In the meantime, Pitt is starring in the action-comedy Bullet Train as a highly skilled but unlucky assassin named Ladybug, who is returning to the job after a brief, self-induced hiatus. Hired by his handler, played by Sandra Bullock, he is hopeful his first assignment back—snatching a briefcase on a high-speed passenger train in Japan—will be a simple task. But he quickly realizes that the train is packed with other elite assassins, including ones played by Aaron Taylor-Johnson, Brian Tyree Henry, and Joey King.
“I have never been beaten up and slapped around this much,” laughed Pitt. “This is my first full-on action comedy and the fight scenes with the boys were really funny. We were having far too much fun. There was this Jackie Chan–Buster Keaton element to the fighting style that was a new form of comedy for me and I loved doing it.”
Bullet Train is based on the book of the same name by Kōtarō Isaka, one of Japan’s most popular novelists. Pitt was immediately won over by the screenplay’s wit.
“I’m past middle age, and when you get older, I’m just looking for fun and having a laugh.
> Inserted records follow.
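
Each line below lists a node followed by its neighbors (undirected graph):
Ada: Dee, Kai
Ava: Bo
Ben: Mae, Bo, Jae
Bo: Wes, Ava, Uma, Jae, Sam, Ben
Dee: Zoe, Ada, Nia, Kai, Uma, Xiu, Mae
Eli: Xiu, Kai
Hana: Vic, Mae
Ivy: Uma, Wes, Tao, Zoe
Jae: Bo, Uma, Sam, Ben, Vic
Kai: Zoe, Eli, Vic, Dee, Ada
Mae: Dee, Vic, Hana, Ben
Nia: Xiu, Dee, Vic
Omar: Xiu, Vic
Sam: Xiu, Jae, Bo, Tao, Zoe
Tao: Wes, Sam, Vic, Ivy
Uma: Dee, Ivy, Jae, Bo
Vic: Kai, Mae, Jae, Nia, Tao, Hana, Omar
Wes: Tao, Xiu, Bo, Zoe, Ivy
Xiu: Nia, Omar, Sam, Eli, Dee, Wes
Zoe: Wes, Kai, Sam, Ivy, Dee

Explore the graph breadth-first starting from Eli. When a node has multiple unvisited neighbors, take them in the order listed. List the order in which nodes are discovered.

Eli, Xiu, Kai, Nia, Omar, Sam, Dee, Wes, Zoe, Vic, Ada, Jae, Bo, Tao, Uma, Mae, Ivy, Hana, Ben, Ava

Visit Eli; enqueue Xiu, Kai → queue [Xiu, Kai]
Visit Xiu; enqueue Nia, Omar, Sam, Dee, Wes → queue [Kai, Nia, Omar, Sam, Dee, Wes]
Visit Kai; enqueue Zoe, Vic, Ada → queue [Nia, Omar, Sam, Dee, Wes, Zoe, Vic, Ada]
Visit Nia → queue [Omar, Sam, Dee, Wes, Zoe, Vic, Ada]
Visit Omar → queue [Sam, Dee, Wes, Zoe, Vic, Ada]
Visit Sam; enqueue Jae, Bo, Tao → queue [Dee, Wes, Zoe, Vic, Ada, Jae, Bo, Tao]
Visit Dee; enqueue Uma, Mae → queue [Wes, Zoe, Vic, Ada, Jae, Bo, Tao, Uma, Mae]
Visit Wes; enqueue Ivy → queue [Zoe, Vic, Ada, Jae, Bo, Tao, Uma, Mae, Ivy]
Visit Zoe → queue [Vic, Ada, Jae, Bo, Tao, Uma, Mae, Ivy]
Visit Vic; enqueue Hana → queue [Ada, Jae, Bo, Tao, Uma, Mae, Ivy, Hana]
Visit Ada → queue [Jae, Bo, Tao, Uma, Mae, Ivy, Hana]
Visit Jae; enqueue Ben → queue [Bo, Tao, Uma, Mae, Ivy, Hana, Ben]
Visit Bo; enqueue Ava → queue [Tao, Uma, Mae, Ivy, Hana, Ben, Ava]
Visit Tao → queue [Uma, Mae, Ivy, Hana, Ben, Ava]
Visit Uma → queue [Mae, Ivy, Hana, Ben, Ava]
Visit Mae → queue [Ivy, Hana, Ben, Ava]
Visit Ivy → queue [Hana, Ben, Ava]
Visit Hana → queue [Ben, Ava]
Visit Ben → queue [Ava]
Visit Ava → queue []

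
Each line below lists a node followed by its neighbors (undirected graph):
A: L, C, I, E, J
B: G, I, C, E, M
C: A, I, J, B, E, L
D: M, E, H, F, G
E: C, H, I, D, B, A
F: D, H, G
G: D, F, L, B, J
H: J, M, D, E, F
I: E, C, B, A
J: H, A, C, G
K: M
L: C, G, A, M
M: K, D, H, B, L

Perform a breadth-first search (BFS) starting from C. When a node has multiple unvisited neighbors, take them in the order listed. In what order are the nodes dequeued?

C → A → I → J → B → E → L → H → G → M → D → F → K

Visit C; enqueue A, I, J, B, E, L → queue [A, I, J, B, E, L]
Visit A → queue [I, J, B, E, L]
Visit I → queue [J, B, E, L]
Visit J; enqueue H, G → queue [B, E, L, H, G]
Visit B; enqueue M → queue [E, L, H, G, M]
Visit E; enqueue D → queue [L, H, G, M, D]
Visit L → queue [H, G, M, D]
Visit H; enqueue F → queue [G, M, D, F]
Visit G → queue [M, D, F]
Visit M; enqueue K → queue [D, F, K]
Visit D → queue [F, K]
Visit F → queue [K]
Visit K → queue []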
It’s more fun than sobbing and moaning,” said Pitt. “I read the script during the dark period of lockdown, prevaccination, and it made me laugh. This story is so damn funny. Every character has their own agenda, which means we were going to get a great cast and lots of really funny moments.”
The film’s director, David Leitch, began his career in Hollywood as a stuntman and fight choreographer and also as Pitt’s personal stunt double before making a mark as an action director, helming films including Deadpool 2, Atomic Blonde, Fast & Furious Presents: Hobbs & Shaw, and John Wick.
“I met David in ’98 on the set of Fight Club, and he trained me for all the fights. I worked on a bunch of other films with him, and now it’s come full circle. It’s really nice to have him as the boss,” said Pitt. “David is so inventive with the infusion of comedy and violence. It’s a big flavor of the film and I had to be part of it. I knew I’d be in safe hands.”
Pitt also reunites with Bullock in Bullet Train. He briefly appeared in this past spring as well. The longtime friends first hatched the idea of collaborating together on multiple projects while on the Bullet Train set.
“Sandy and I were able to jump into each other’s film, and that was really fun. I like the idea of cross-pollinating in each other’s stuff,” said Pitt. “I’ve known Sandy for many years. She’s someone I can call for any favor and she came in and joined us. She always shows up for me. She’s really the best and was the perfect addition to our movie.”